There is no help for it.  As long as we are human, we give in to self interest, laziness, anger—all those things we used to call “vices” or “deadly sins”.  Most destructive of all is the sin to which Judas succumbed: despair.  Peter betrays Jesus but he recognizes it, and weeping repents.  He turns again back to life.  He may not have done exactly the same sort of betrayal before or after, but Scripture gives us a picture of a fairly cantankerous fellow, and he was probably not perfect even after Christ’s death and resurrection. 

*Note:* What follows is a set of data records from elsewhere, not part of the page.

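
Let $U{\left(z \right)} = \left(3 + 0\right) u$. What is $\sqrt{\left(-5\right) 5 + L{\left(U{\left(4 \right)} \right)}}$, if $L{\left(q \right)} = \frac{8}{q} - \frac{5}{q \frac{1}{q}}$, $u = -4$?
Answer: $\frac{2 i \sqrt{69}}{3} \approx 5.5378 i$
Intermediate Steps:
$U{\left(z \right)} = -12$ ($U{\left(z \right)} = \left(3 + 0\right) \left(-4\right) = 3 \left(-4\right) = -12$)
$L{\left(q \right)} = -5 + \frac{8}{q}$ ($L{\left(q \right)} = \frac{8}{q} - \frac{5}{1} = \frac{8}{q} - 5 = -5 + \frac{8}{q}$)
$\sqrt{\left(-5\right) 5 + L{\left(U{\left(4 \right)} \right)}} = \sqrt{\left(-5\right) 5 - \left(5 - \frac{8}{-12}\right)} = \sqrt{-25 + \left(-5 + 8 \left(- \frac{1}{12}\right)\right)} = \sqrt{-25 - \frac{17}{3}} = \sqrt{- \frac{92}{3}} = \frac{2 i \sqrt{69}}{3}$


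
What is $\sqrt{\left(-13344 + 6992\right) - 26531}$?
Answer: $i \sqrt{32883} \approx 181.34 i$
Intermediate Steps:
$\sqrt{\left(-13344 + 6992\right) - 26531} = \sqrt{-6352 - 26531} = \sqrt{-32883} = i \sqrt{32883}$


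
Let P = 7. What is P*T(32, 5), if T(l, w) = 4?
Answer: 28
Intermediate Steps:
P*T(32, 5) = 7*4 = 28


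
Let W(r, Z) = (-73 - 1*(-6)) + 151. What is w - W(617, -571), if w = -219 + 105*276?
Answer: 28677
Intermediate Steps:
w = 28761 (w = -219 + 28980 = 28761)
W(r, Z) = 84 (W(r, Z) = (-73 + 6) + 151 = -67 + 151 = 84)
w - W(617, -571) = 28761 - 1*84 = 28761 - 84 = 28677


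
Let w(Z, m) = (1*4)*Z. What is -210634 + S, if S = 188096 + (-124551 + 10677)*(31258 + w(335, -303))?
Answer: -3712087190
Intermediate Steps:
w(Z, m) = 4*Z
S = -3711876556 (S = 188096 + (-124551 + 10677)*(31258 + 4*335) = 188096 - 113874*(31258 + 1340) = 188096 - 113874*32598 = 188096 - 3712064652 = -3711876556)
-210634 + S = -210634 - 3711876556 = -3712087190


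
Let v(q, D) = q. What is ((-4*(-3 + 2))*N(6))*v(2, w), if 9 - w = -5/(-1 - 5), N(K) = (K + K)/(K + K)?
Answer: 8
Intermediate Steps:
N(K) = 1 (N(K) = (2*K)/((2*K)) = (2*K)*(1/(2*K)) = 1)
w = 49/6 (w = 9 - (-5)/(-1 - 5) = 9 - (-5)/(-6) = 9 - (-5)*(-1)/6 = 9 - 1*⅚ = 9 - ⅚ = 49/6 ≈ 8.1667)
((-4*(-3 + 2))*N(6))*v(2, w) = (-4*(-3 + 2)*1)*2 = (-4*(-1)*1)*2 = (4*1)*2 = 4*2 = 8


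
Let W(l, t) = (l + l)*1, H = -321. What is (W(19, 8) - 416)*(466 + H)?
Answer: -54810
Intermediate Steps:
W(l, t) = 2*l (W(l, t) = (2*l)*1 = 2*l)
(W(19, 8) - 416)*(466 + H) = (2*19 - 416)*(466 - 321) = (38 - 416)*145 = -378*145 = -54810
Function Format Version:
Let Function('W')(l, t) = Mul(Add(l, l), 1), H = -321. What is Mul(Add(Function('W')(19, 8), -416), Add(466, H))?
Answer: -54810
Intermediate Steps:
Function('W')(l, t) = Mul(2, l) (Function('W')(l, t) = Mul(Mul(2, l), 1) = Mul(2, l))
Mul(Add(Function('W')(19, 8), -416), Add(466, H)) = Mul(Add(Mul(2, 19), -416), Add(466, -321)) = Mul(Add(38, -416), 145) = Mul(-378, 145) = -54810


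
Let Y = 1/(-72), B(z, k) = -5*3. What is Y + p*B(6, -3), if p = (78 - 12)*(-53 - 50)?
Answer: 7341839/72 ≈ 1.0197e+5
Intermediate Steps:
B(z, k) = -15
Y = -1/72 ≈ -0.013889
p = -6798 (p = 66*(-103) = -6798)
Y + p*B(6, -3) = -1/72 - 6798*(-15) = -1/72 + 101970 = 7341839/72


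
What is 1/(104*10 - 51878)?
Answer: -1/50838 ≈ -1.9670e-5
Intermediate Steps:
1/(104*10 - 51878) = 1/(1040 - 51878) = 1/(-50838) = -1/50838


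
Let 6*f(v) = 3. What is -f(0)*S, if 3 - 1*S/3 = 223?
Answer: 330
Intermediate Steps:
S = -660 (S = 9 - 3*223 = 9 - 669 = -660)
f(v) = 1/2 (f(v) = (1/6)*3 = 1/2)
-f(0)*S = -(-660)/2 = -1*(-330) = 330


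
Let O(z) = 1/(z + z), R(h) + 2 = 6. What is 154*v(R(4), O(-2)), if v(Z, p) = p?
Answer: -77/2 ≈ -38.500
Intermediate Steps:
R(h) = 4 (R(h) = -2 + 6 = 4)
O(z) = 1/(2*z)
154*v(R(4), O(-2)) = 154*((1/2)/(-2)) = 154*((1/2)*(-1/2)) = 154*(-1/4) = -77/2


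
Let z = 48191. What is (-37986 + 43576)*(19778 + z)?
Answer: 379946710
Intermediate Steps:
(-37986 + 43576)*(19778 + z) = (-37986 + 43576)*(19778 + 48191) = 5590*67969 = 379946710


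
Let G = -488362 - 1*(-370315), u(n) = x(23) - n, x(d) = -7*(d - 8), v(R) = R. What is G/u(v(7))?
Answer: 118047/112 ≈ 1054.0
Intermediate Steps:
x(d) = 56 - 7*d (x(d) = -7*(-8 + d) = 56 - 7*d)
u(n) = -105 - n (u(n) = (56 - 7*23) - n = (56 - 161) - n = -105 - n)
G = -118047 (G = -488362 + 370315 = -118047)
G/u(v(7)) = -118047/(-105 - 1*7) = -118047/(-105 - 7) = -118047/(-112) = -118047*(-1/112) = 118047/112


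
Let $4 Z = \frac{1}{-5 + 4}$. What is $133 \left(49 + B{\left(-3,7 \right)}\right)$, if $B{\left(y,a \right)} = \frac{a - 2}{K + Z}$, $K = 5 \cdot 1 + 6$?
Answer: $\frac{282891}{43} \approx 6578.9$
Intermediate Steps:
$K = 11$ ($K = 5 + 6 = 11$)
$Z = - \frac{1}{4}$ ($Z = \frac{1}{4 \left(-5 + 4\right)} = \frac{1}{4 \left(-1\right)} = \frac{1}{4} \left(-1\right) = - \frac{1}{4} \approx -0.25$)
$B{\left(y,a \right)} = - \frac{8}{43} + \frac{4 a}{43}$ ($B{\left(y,a \right)} = \frac{a - 2}{11 - \frac{1}{4}} = \frac{-2 + a}{\frac{43}{4}} = \left(-2 + a\right) \frac{4}{43} = - \frac{8}{43} + \frac{4 a}{43}$)
$133 \left(49 + B{\left(-3,7 \right)}\right) = 133 \left(49 + \left(- \frac{8}{43} + \frac{4}{43} \cdot 7\right)\right) = 133 \left(49 + \left(- \frac{8}{43} + \frac{28}{43}\right)\right) = 133 \left(49 + \frac{20}{43}\right) = 133 \cdot \frac{2127}{43} = \frac{282891}{43}$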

Judas, on the other hand, when he realized what he had done, hanged himself.  Whether it was because he was too proud to ask for forgiveness, or he became a victim of a doubt in God’s kindness and mercy—considered himself to be so evil God could never forgive him—he did not turn back to God.  Sometimes, we give up on ourselves, even when God hasn’t.  The likelihood is that if he had turned back, he, too, would have been forgiven, as had so many of the sinners that Jesus spent time with.


We often think of Judas as the most evil person who ever lived.  He was a thief.  He was a snitch.  A turncoat.  But plenty of other people have done those deeds—all the informers who worked for the Nazis in World War Two, or for the KGB in Russia, for instance.  Judas was not rare—he had a run-of-the-mill sort of wickedness.  But because it was Jesus he betrayed, rather than his grandmother, we particularly remember him. 

Like Peter and Judas, we sin and must repent and be forgiven over and over.  If we are willing to listen, daily we can hear God’s words of love and forgiveness.  It’s not a one-time over-and-done thing.  It's harmful fantasy to think that because we are Christians, we can keep from sinning.  But we need not to be discouraged.  Christ’s love is so endless and boundless that he will never send us away.  He has made us, knows us for what we are, and *EVEN SO* loved us enough to die for us.  It is a subtle kind of pride for us to take God’s job on ourselves and assume that we are beyond God’s reach.  That is true only if WE put a fence saying "God, keep out" around ourselves.

So which flavor of fools will we be?  The despairing fools who believe God is too weak to forgive even a great sin?  The proud fools who won't admit to sin and ask for forgiveness?  Or the fools who recognize their own foolish fallibility, and don't hesitate to follow the King of the Fools--the One who foolishly laid down his life for all the rest of us?